La libertà non è la possibilità di scegliere tra il bene o il male, ma la capacità della volontà di tendere al bene, e in primis a Dio, sommo bene dell’uomo. Il fondamento delle scelte dell’uomo non può essere il principio di autodeterminazione, ma solo quello, ontologico, di una legge naturale oggettiva, scritta nella realtà e conforme alla ragione e al bene. La violazione di questa legge è in sé un male e l’uomo ha il dovere di scegliere il bene e non ha nessun diritto a scegliere il male.  Per questa ragione, ancora, nella enciclica Evangelium Vitae Giovanni Paolo II spiega che i cattolici devono considerare la 194 come una legge ”iniqua” priva “di validità giuridica” perché “quando una legge civile legittima l’aborto o l’eutanasia, cessa per ciò stesso, di essere una vera legge civile, moralmente obbligante” (n. 72).

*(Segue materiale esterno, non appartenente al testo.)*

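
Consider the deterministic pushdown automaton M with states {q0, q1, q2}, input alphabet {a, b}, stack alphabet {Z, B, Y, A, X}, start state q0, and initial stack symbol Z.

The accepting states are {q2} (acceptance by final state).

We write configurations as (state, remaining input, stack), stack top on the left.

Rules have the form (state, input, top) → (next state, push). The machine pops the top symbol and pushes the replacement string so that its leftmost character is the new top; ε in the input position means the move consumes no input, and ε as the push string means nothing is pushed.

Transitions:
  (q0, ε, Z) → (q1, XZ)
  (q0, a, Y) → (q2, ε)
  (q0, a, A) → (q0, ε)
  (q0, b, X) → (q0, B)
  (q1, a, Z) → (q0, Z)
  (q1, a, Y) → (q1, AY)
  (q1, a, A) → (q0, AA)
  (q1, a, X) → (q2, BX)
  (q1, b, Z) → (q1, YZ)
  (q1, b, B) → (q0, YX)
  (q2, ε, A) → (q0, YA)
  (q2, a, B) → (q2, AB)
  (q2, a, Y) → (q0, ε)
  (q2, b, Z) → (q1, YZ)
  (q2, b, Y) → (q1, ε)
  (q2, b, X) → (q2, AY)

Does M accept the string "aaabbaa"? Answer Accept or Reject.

Reject

(q0, aaabbaa, Z)
  ε-move, top Z: go to q1, push XZ → (q1, aaabbaa, XZ)
  read a, top X: go to q2, push BX → (q2, aabbaa, BXZ)
  read a, top B: go to q2, push AB → (q2, abbaa, ABXZ)
  ε-move, top A: go to q0, push YA → (q0, abbaa, YABXZ)
  read a, top Y: go to q2, push ε → (q2, bbaa, ABXZ)
  ε-move, top A: go to q0, push YA → (q0, bbaa, YABXZ)
No transition applies at (q0, bbaa, YABXZ); input not fully consumed.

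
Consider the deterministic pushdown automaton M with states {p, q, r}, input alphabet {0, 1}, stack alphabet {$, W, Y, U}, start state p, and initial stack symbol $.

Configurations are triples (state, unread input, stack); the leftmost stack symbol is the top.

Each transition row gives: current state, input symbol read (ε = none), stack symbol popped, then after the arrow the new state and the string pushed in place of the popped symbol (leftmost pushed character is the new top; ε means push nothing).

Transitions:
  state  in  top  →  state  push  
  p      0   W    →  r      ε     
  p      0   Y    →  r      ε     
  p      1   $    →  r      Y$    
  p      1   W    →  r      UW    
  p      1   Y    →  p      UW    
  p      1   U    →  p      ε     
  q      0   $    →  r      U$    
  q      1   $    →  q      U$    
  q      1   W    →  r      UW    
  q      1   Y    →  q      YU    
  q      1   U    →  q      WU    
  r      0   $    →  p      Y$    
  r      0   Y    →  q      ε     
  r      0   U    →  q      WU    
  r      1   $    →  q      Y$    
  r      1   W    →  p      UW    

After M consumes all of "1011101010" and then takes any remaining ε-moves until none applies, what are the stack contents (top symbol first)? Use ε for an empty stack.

WUWUWUWU$

(p, 1011101010, $) ⊢ (r, 011101010, Y$) ⊢ (q, 11101010, $) ⊢ (q, 1101010, U$) ⊢ (q, 101010, WU$) ⊢ (r, 01010, UWU$) ⊢ (q, 1010, WUWU$) ⊢ (r, 010, UWUWU$) ⊢ (q, 10, WUWUWU$) ⊢ (r, 0, UWUWUWU$) ⊢ (q, ε, WUWUWUWU$)
All input consumed in state q with stack WUWUWUWU$.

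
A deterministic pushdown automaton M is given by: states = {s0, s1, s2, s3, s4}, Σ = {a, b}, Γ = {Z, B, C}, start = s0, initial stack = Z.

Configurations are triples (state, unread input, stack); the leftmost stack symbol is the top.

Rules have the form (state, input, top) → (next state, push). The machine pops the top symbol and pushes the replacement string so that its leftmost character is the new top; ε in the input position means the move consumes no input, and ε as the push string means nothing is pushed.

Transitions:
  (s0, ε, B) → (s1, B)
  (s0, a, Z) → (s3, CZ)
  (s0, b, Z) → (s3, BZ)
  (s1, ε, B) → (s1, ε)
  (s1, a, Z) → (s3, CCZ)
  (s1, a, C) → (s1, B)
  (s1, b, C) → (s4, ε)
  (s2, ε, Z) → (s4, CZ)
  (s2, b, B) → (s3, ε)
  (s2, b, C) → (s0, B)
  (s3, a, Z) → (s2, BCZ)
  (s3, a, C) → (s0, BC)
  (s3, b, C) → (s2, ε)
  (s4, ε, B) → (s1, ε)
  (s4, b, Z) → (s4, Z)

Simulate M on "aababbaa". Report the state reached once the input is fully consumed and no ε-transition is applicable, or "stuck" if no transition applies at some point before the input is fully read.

stuck

(s0, aababbaa, Z)
  read a, top Z: go to s3, push CZ → (s3, ababbaa, CZ)
  read a, top C: go to s0, push BC → (s0, babbaa, BCZ)
  ε-move, top B: go to s1, push B → (s1, babbaa, BCZ)
  ε-move, top B: go to s1, push ε → (s1, babbaa, CZ)
  read b, top C: go to s4, push ε → (s4, abbaa, Z)
No transition for (s4, a, top Z); M blocks with input abbaa remaining.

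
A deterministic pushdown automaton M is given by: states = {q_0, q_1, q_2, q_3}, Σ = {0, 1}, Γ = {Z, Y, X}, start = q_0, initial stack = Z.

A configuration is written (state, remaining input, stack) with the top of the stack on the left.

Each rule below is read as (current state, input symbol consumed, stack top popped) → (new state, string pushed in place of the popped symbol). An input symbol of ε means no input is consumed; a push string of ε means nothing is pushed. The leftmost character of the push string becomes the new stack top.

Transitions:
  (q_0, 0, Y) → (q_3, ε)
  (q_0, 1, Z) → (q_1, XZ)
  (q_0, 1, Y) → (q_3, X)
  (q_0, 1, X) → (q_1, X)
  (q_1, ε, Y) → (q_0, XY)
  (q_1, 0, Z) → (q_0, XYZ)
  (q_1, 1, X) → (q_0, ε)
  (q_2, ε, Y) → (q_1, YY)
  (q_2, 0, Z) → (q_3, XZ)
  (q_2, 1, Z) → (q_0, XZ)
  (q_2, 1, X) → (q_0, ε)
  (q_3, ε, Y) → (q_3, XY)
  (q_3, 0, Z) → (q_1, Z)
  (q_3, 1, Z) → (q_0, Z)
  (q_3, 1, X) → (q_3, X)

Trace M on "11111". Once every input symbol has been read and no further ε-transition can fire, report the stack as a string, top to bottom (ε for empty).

XZ

(q_0, 11111, Z)
  read 1, top Z: go to q_1, push XZ → (q_1, 1111, XZ)
  read 1, top X: go to q_0, push ε → (q_0, 111, Z)
  read 1, top Z: go to q_1, push XZ → (q_1, 11, XZ)
  read 1, top X: go to q_0, push ε → (q_0, 1, Z)
  read 1, top Z: go to q_1, push XZ → (q_1, ε, XZ)
All input consumed in state q_1 with stack XZ.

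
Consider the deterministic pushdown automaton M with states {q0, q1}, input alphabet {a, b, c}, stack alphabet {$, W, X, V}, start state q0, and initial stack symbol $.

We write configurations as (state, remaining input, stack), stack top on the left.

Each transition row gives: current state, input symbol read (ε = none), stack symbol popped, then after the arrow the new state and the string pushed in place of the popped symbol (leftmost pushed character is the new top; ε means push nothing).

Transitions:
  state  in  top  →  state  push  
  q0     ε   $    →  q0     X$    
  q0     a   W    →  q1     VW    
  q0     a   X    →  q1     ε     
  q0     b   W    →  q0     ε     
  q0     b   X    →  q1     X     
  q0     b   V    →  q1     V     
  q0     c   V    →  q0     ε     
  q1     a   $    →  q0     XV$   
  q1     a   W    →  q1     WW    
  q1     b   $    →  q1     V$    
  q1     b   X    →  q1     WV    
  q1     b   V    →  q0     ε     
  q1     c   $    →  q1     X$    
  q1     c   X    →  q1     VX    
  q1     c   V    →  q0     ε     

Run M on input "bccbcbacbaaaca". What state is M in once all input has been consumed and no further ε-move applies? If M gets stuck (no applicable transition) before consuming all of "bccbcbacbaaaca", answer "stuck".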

Stupisce dunque che la “libertà di scelta” della donna sia lo slogan inalberato da gruppi e individui del mondo pro-life, per combattere l’aborto. Il termine “scegliere la vita” è un errore non solo lessicale, ma concettuale. La parola scelta rimanda infatti ad un atto di volontà per il quale è possibile preferire una tesi rispetto ad un’altra, come se entrambe fossero legittime, senza alcun riferimento a una legge che le trascenda. In realtà il male intrinseco dell’aborto sta proprio nella violazione della legge morale che proibisce di uccidere l’innocente e questo male non costituisce un’alternativa lecita alla scelta di lasciar vivere l’innocente.

Affermare il diritto di scegliere la vita significa, implicitamente, ammettere che esiste il diritto a rinunciare alla vita. Ma il diritto alla morte non esiste e il diritto alla vita non è una scelta, ma un obbligo morale. La vita, infatti, non si sceglie, ma si riceve: non è una scelta, ma un dono. La vita è un dono al di là della nostra volontà di viverla o di rinunciarvi, un dono gratuito di Dio, che non ci appartiene e che raggiungerà il suo pieno compimento nell’eternità, come afferma Giovanni Paolo II nella Evangelium Vitae, ricordando le parole del Vangelo (cf. 1 Gv 3, 1-2) e quelle della Sacra Scrittura: “Dono del Signore sono i figli, è sua grazia il frutto del grembo” (Sal 127/126, 3; cf. Sal 128/127, 3-4). 

La parola scelta rimanda all’autodeterminazione dell’uomo, escludendo o ignorando l’esistenza di una legge morale che obbliga l’uomo. Ma questa legge morale rappresenta l’unica barriera invalicabile che possiamo opporre alle forze rivoluzionarie che oggi aggrediscono la nostra civiltà. La battaglia, altrimenti, si sposta sul piano dei diritti soggettivi e, di conseguenza sul piano dei rapporti di forza politici, e conduce inevitabilmente alla sconfitta, perché solo la Verità e il Bene, nella loro purezza e integralità, sono destinati a vincere, nel tempo e nell’eternità.